The farm is located right behind the café’s entrée station, with its bright, eye-catching grow lights. Produce from the grow station is showing up on sandwiches, salads and bowls.
“Foot traffic’s been growing at a steady rate,” he said. “This really is a nice, bright addition to the café. It kind of brings a little bit of a conversational piece, too.”
The hydroponic operation (in which plants grow in a water-based nutrient solution, rather than soil) dovetails with the mission of the Dan Abraham Healthy Living Center, which features a fitness center, pools, steam rooms and more. The café serves about 150 guests each day.
“We pride ourselves on offering some fresh and healthy-for-you offerings,” he said. “It just kind of fits what we do. It’s always fresh. We try to not bring in any frozen or pre-cooked product. We do a lot of our own production here.”
Seedlings sprout in the hydroponic micro-farm at the Mayo Clinic. | Photo courtesy: Morrison Healthcare
Unlike traditional gardens, the micro-farm benefits from some high-tech upgrades, making it fairly easy for Mayo’s “farmers” to tend to their crops. Seeds can be selected from a catalogue, with the packets scanned into an app. The app explains how long until each can be harvested, and it regulates how much water is needed to grow each variety, while monitoring the pH.

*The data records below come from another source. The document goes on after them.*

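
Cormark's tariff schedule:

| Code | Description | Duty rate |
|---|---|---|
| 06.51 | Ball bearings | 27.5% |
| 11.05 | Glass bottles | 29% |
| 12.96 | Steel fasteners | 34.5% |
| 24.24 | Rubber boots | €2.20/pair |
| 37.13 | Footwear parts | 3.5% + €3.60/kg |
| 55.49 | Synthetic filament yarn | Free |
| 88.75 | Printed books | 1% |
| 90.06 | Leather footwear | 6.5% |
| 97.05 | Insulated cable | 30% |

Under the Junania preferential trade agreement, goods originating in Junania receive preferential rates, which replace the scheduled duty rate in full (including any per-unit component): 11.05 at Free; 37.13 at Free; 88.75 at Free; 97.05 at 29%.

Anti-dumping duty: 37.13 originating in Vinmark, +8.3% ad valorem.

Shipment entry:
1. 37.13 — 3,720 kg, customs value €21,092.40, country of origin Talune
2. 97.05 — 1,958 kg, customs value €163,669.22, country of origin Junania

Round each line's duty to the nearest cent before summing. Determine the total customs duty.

Line 1 (37.13, Talune, 3,720 kg, €21,092.40):
Base rate for 37.13 is 3.5% + €3.60/kg.
37.13 has an FTA preferential rate, but origin Talune is not Junania; base rate stands.
The additional-duty order on 37.13 targets Vinmark, not Talune; it does not apply.
Duty = €21,092.40 × 3.5% + 3,720 × €3.60 = €14,130.23.
Line 2 (97.05, Junania, 1,958 kg, €163,669.22):
Base rate for 97.05 is 30%.
Origin Junania qualifies under the Cormark–Junania agreement and 97.05 is covered: preferential rate 29% applies instead.
Duty = €163,669.22 × 29% = €47,464.07.
Total = €14,130.23 + €47,464.07 = €61,594.30.

€61,594.30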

“It’s a very nice way of growing something where it’s not a lot of burden on the person doing it,” he said. “The farm will prompt me, ‘Hey, it’s time to do a deep clean.” So I go through the process, and the app will tell me what steps should be followed in what particular order.”
With hydroponic growing, safety and sanitation are particularly important, to avoid introducing any contaminants into the growing solution. The farm is connected to a water filter.
It’s likely Mayo will expand the micro-farms to other parts of its sprawling Rochester campus, as well as to other Mayo campuses around the country, said L.J. Gearhart, Morrison’s Robotics, Automation, & Innovation Integration manager.
“What we really wanted to see was the proof of concept,” Gearhart said. “And this is it. We’ve seen that return on investment. It’s not necessarily about the dollars and cents for us. It’s really the experience and the quality, and promoting local, and the ability to share that through culinary innovation.”